Sensitivity of entangled photon holes to loss and amplification
J. D. Franson

TL;DR
Entangled photon holes exhibit robustness against photon loss and can be amplified, making them promising for quantum communication systems with limited range due to loss.
Contribution
This paper demonstrates the relative insensitivity of energy-time entangled photon holes to photon loss and their potential for amplification, highlighting their advantages over traditional entangled photons.
Findings
Photon holes are insensitive to atomic absorption loss.
High-intensity photon holes can be amplified.

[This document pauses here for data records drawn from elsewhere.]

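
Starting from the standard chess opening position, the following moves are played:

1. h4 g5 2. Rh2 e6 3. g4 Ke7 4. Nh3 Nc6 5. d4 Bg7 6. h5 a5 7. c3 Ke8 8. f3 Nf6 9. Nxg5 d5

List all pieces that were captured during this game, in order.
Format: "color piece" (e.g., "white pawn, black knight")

Tracking captures:
  Nxg5: captured black pawn

black pawn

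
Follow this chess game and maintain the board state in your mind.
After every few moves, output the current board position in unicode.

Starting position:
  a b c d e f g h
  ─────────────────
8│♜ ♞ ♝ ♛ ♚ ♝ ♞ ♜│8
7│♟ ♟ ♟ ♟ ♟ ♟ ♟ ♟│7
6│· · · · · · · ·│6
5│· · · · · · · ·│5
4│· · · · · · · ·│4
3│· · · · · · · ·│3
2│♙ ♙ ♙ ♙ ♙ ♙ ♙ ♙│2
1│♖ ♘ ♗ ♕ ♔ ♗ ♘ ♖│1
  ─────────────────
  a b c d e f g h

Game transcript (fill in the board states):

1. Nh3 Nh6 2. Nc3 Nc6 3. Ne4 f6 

  a b c d e f g h
  ─────────────────
8│♜ · ♝ ♛ ♚ ♝ · ♜│8
7│♟ ♟ ♟ ♟ ♟ · ♟ ♟│7
6│· · ♞ · · ♟ · ♞│6
5│· · · · · · · ·│5
4│· · · · ♘ · · ·│4
3│· · · · · · · ♘│3
2│♙ ♙ ♙ ♙ ♙ ♙ ♙ ♙│2
1│♖ · ♗ ♕ ♔ ♗ · ♖│1
  ─────────────────
  a b c d e f g h

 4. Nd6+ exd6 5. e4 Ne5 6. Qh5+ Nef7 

  a b c d e f g h
  ─────────────────
8│♜ · ♝ ♛ ♚ ♝ · ♜│8
7│♟ ♟ ♟ ♟ · ♞ ♟ ♟│7
6│· · · ♟ · ♟ · ♞│6
5│· · · · · · · ♕│5
4│· · · · ♙ · · ·│4
3│· · · · · · · ♘│3
2│♙ ♙ ♙ ♙ · ♙ ♙ ♙│2
1│♖ · ♗ · ♔ ♗ · ♖│1
  ─────────────────
  a b c d e f g h

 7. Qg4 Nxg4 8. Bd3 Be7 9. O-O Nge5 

  a b c d e f g h
  ─────────────────
8│♜ · ♝ ♛ ♚ · · ♜│8
7│♟ ♟ ♟ ♟ ♝ ♞ ♟ ♟│7
6│· · · ♟ · ♟ · ·│6
5│· · · · ♞ · · ·│5
4│· · · · ♙ · · ·│4
3│· · · ♗ · · · ♘│3
2│♙ ♙ ♙ ♙ · ♙ ♙ ♙│2
1│♖ · ♗ · · ♖ ♔ ·│1
  ─────────────────
  a b c d e f g h

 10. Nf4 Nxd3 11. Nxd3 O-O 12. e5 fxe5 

  a b c d e f g h
  ─────────────────
8│♜ · ♝ ♛ · ♜ ♚ ·│8
7│♟ ♟ ♟ ♟ ♝ ♞ ♟ ♟│7
6│· · · ♟ · · · ·│6
5│· · · · ♟ · · ·│5
4│· · · · · · · ·│4
3│· · · ♘ · · · ·│3
2│♙ ♙ ♙ ♙ · ♙ ♙ ♙│2
1│♖ · ♗ · · ♖ ♔ ·│1
  ─────────────────
  a b c d e f g h

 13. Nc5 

  a b c d e f g h
  ─────────────────
8│♜ · ♝ ♛ · ♜ ♚ ·│8
7│♟ ♟ ♟ ♟ ♝ ♞ ♟ ♟│7
6│· · · ♟ · · · ·│6
5│· · ♘ · ♟ · · ·│5
4│· · · · · · · ·│4
3│· · · · · · · ·│3
2│♙ ♙ ♙ ♙ · ♙ ♙ ♙│2
1│♖ · ♗ · · ♖ ♔ ·│1
  ─────────────────
  a b c d e f g h


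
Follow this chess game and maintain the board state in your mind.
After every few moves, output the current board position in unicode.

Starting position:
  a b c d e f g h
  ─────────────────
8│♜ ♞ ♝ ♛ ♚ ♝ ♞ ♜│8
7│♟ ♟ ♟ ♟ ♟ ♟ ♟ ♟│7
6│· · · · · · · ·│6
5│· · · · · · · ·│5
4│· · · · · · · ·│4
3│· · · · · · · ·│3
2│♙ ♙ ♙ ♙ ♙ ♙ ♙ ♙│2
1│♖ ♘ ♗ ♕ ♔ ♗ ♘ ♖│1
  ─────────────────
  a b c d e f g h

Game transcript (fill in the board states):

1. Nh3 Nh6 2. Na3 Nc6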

Photon loss effects cannot always be modeled as beam splitter losses.
Abstract
Energy-time entangled photon holes are shown to be relatively insensitive to photon loss due to absorption by atoms whose coherence times are longer than the time delays typically employed in nonlocal interferometry (a fraction of a nanosecond). Roughly speaking, the excited atoms do not retain any significant "which-path" information regarding the time at which a photon was absorbed. High-intensity entangled photon holes can also be amplified under similar conditions. Decoherence does occur from losses at beam splitters, and these results show that photon loss cannot always be adequately modeled using a sequence of beam splitters. These properties of entangled photon holes may be useful in quantum communications systems where the range of the system is limited by photon loss.